2021 is off to a bewildering start. While the world is mostly focused on what’s going on in Washington, the stock market has also been charting its own tortuous course. Stocks tend to be forward-looking, but it’s always interesting when there seems to be a major disconnect between what happens in the financial markets and the rest of the reality.
One notable development so far has been the explosive rise of fuel cell stocks. That’s not to say hydrogen fuel cell companies were left in the cold last year. However, we’re in the midst of a massive surge in investments in this industry.
The surge was sparked by Plug Power (PLUG). The company announced that SK Group out of Korea would be taking a $1.5 billion stake. At $15 billion in market cap, that’s a huge deal for the de facto leader in the fuel cell space.
PLUG was up over 30% on the news, but it carried several others in the industry higher. Bloom Energy (BE) jumped 10% the same day and FuelCell Energy (FCEL) over 20%. Investors are certainly taking the PLUG deal as a boon for the industry as a whole.
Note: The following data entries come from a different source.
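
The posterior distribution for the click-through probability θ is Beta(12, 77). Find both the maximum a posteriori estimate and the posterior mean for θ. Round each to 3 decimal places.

MAP = 0.126, posterior mean = 0.135

Mode = (12−1)/(12+77−2) = 11/87 = 0.126.
Mean = 12/(12+77) = 12/89 = 0.135.
The mean is pulled above the mode by the posterior's right skew.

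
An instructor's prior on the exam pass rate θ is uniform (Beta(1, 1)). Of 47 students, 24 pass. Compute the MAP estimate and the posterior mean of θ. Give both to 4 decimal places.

MAP estimate = 0.5106, posterior mean = 0.5102

Posterior: Beta(1+24, 1+23) = Beta(25, 24).
Mode = (25−1)/(25+24−2) = 24/47 = 0.5106.
With a flat prior the MAP equals the MLE, 24/47.
Mean = 25/(25+24) = 25/49 = 0.5102.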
But should investors be aggressive in buying fuel cell stocks? Let’s look at the pros and cons.
In the age of climate change concerns, carbon-based emissions are the biggest of those concerns. Hydrogen fuel-cells release water vapor (aka steam), so there’s no carbon involved. What’s more, there is essentially an infinite supply of hydrogen. That is, it’s absolutely a renewable energy source.
On the other side of things, the technology to collect and store hydrogen at a commercial level is still quite expensive. It’s not economically viable at this point and could be years before it becomes so. Who’s to say that by the time commercial fuel cells become achievable, there won’t be other/better means of providing clean fuel?
Of course, there are more pros and cons to fuel cells, but those are the primary arguments from either side. Regardless, it seems that the industry has run ahead of itself. The fuel cell companies don’t expect to be consistently profitable for years, yet their valuations are in the multi-billions.
If you like the idea of investing in a potential game-changing industry like fuel cells but are concerned about the risk, you may want to consider options. For example, on the day PLUG was up over 30%, over 150,000 puts traded on the name.
Puts make money (if you own them) if the stock goes down. Several traders who held the shares may have been protecting their gains by purchasing puts as a hedge.
It’s also possible that some traders were betting on PLUG pulling back after the big spike. In fact, a trader even purchased a block of over 2,500 1-day puts. That is, the puts expired the next day. With the stock at $46, these 45-strike puts were bought for $1.50. If the stock drops back down in the next day, this trade could have a substantial payoff.
The bottom line is using options on fuel cell stocks can be a really smart way to implement your trading strategies, regardless of your industry view.